Re: Time to heat up the new module discussion
- From: "Iain *" <iaingnome gmail com>
- To: "Darren Kenny" <Darren Kenny sun com>
- Cc: Gnome Desktop Development List <desktop-devel-list gnome org>
- Subject: Re: Time to heat up the new module discussion
- Date: Fri, 14 Jul 2006 15:36:30 +0100
On 7/14/06, Darren Kenny <Darren Kenny sun com> wrote:
>> And it worries me that this is opening a door for a slew of C# based
>> applications into the core GNOME.
>
> And this is a bad thing because...?
I'm not totally against C# applications themselves - what I am for is choice. I
don't think any thing other than C should be part of Core GNOME - to put
anything other than C into here can cause loads of problems -
So, by limiting choice you are attempting to promote choice?
what happens if we
start to do all our main development in C# (or anything else for that matter)
going forward, then less and less of GNOME will be re-usable without Mono since
all the innovation will be in C#.
All the innovation is in C# (and python...)
- Gimmie
- Deskbar
- Tomboy
- Banshee/Muine
- Jokosher
Compare the speed that Jokosher has progressed in 4 months with the
length of time its taken me to get Marlin anywhere (about 4 years, on
and off). Yes, they have different aims and Jokosher has more people
and isn't as advanced, but I think its interesting. In fact I have
been tempted to rewrite Marlin in C#, but we'll see.
D-Bus in turn has a Python dependency - now
while I know this is optional - it makes for a difficult argument as to how to
package it, etc.
It doesn't anymore, the bindings have been moved out, but, this is a
minor packaging issue, which as far as I can tell, both ubuntu and
maemo have managed to solve, so I'd imagine the people at Sun can do
as well.
> Python is already used in the deskbar applet which is in core GNOME.
So? Again, this is where it shouldn't be - it should be in the Python GNOME area...
Maybe you're missing the meanings here...
There are two current splits
- platform
- desktop
Platform is the libraries and these are in C. Only C and don't think
that is changing anytime soon.
Desktop is applications and some other libraries.
Platform is "core" the stuff you can't do without
Desktop is optional, you can install bits of it and not install other
bits. We're talking here about putting stuff into the Desktop
platform. I don't see what advantage splitting things anymore would
do. If people want application XYZ then they have to install
application XYZ. If it has dependancies they don't like, then they
don't get to use application XYZ.
That sounds fine, but if we keep developing things in something other than C,
which are more than just prototypes, then there won't be much choice left, will
there?
Thats life...if we limit stuff to C then we're not going to get
anywhere, because really, C sucks (and this is speaking as someone who
has coded in C for 13/14 years).
Maybe on a single machine, but we, in Sun here also have to seriously consider
the multi-seat machine (like Sun Ray), and I'm sure other commercial companies
would be interested here too. So running lots of copies of applications that
have their own platform, with their own "busy" idle loops (garbage collection)

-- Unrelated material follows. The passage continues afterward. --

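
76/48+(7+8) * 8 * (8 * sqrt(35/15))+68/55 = 1861/660+320 * sqrt(21) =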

and so on, it becomes a major issue when there are 100 users on the one machine
fighting for that tiny slice of time they might get to do some processing.
So, yes, things need optimised and improved, no-one is arguing against
that. But, if that really is your worry, then don't install the
software you don't like. That is your choice ultimately.
>> As for .NET, even Microsoft themselves had to pull back from using it for core
>> functionality due to performance reasons - why do we think we will do any better?
>
> As someone who is running mono based applications fairly regularly, I
> haven't noticed any major performance issues. We're not talking here
> about replacing the core libraries with c# based ones, we're talking
> about applications, and for me the mono based apps are just as fast as
> the C based ones.
Again, you're probably one user on one machine - we need to "think out side of
the box on your desk".
The claim was that "Microsoft themselves had to pull back from using
it for core functionality due to performance reasons". I don't imagine
those performance reasons were on multiuser application systems, so I
was responding within the same context.